With the recent improvement in some important sectors like manufacturing, better performance of exports and with the measures taken by the government the economy can be expected to show further improvement, he said.
Chidambaram also expressed the confidence that the government will be able to achieve the disinvestment target of Rs 40,000 crore and contain the fiscal deficit within 4.8 per cent of the GDP.
"We are still on target. We are on course for disinvestment. We are still on track to achieve Rs 40,000 crore target," he said.
Chidambaram said the fiscal deficit has been high in the first half of the current financial year on account of front-loading of expenditure.
"The fiscal deficit at the end of any month does not give a true picture as expenditure is front-loaded and revenues are usually back-loaded. We will contain fiscal deficit at 4.8 per cent," he said.

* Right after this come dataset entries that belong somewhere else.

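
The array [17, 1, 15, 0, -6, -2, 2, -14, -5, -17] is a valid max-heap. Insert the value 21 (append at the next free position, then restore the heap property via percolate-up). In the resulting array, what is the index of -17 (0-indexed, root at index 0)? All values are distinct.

9

append 21 at index 10 → [17, 1, 15, 0, -6, -2, 2, -14, -5, -17, 21]
21 > parent -6 at index 4, swap → [17, 1, 15, 0, 21, -2, 2, -14, -5, -17, -6]
21 > parent 1 at index 1, swap → [17, 21, 15, 0, 1, -2, 2, -14, -5, -17, -6]
21 > parent 17 at index 0, swap → [21, 17, 15, 0, 1, -2, 2, -14, -5, -17, -6]
resulting array: [21, 17, 15, 0, 1, -2, 2, -14, -5, -17, -6]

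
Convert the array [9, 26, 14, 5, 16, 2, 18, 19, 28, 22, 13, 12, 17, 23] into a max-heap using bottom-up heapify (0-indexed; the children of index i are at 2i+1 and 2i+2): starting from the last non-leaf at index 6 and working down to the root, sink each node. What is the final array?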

In the first seven months (April-October) of 2013-14, the fiscal deficit, which is the difference between the earnings and spendings of government, was already at 84.4 per cent of the full-year Budget estimates.
Chidambaram said Plan Expenditure at the end of October was 48.3 per cent of BE, compared to last year's 43.2 per cent. The net tax and non-tax revenues up to October is 43.2 per cent of BE, exactly same as last year, he added.
"There is some momentum in the beginning of the second half. We will push for tax collections to speed up and once revenue collections speed up, we are confident that we will contain the fiscal deficit," Chidambaram said.
He said the government will garner little more from the sale of spectrum than the Budget target of Rs 40,000 crore.
Replying to queries on inflation, Chidambaram said the principal responsibility of taming food inflation and all instruments for that lies with state governments.
"For years state governments have simply shrug their responsibility and blamed the central government. I am not saying the central government is not responsible, but principal responsibility in dealing with food inflation lies with state government.
"They must take action against hoarding and profiteering.
They must take action on removing the barriers to trade... They must encourage people to improve supply change to bring produce to shelves," he said.
The retail inflation swelled to 10.09 per cent in October, mainly on account of high food prices.
The Wholesale Price Index (WPI) based inflation stood at 8-month high of 7 per cent in October. The rate of price rise in food articles was at 18.19 per cent.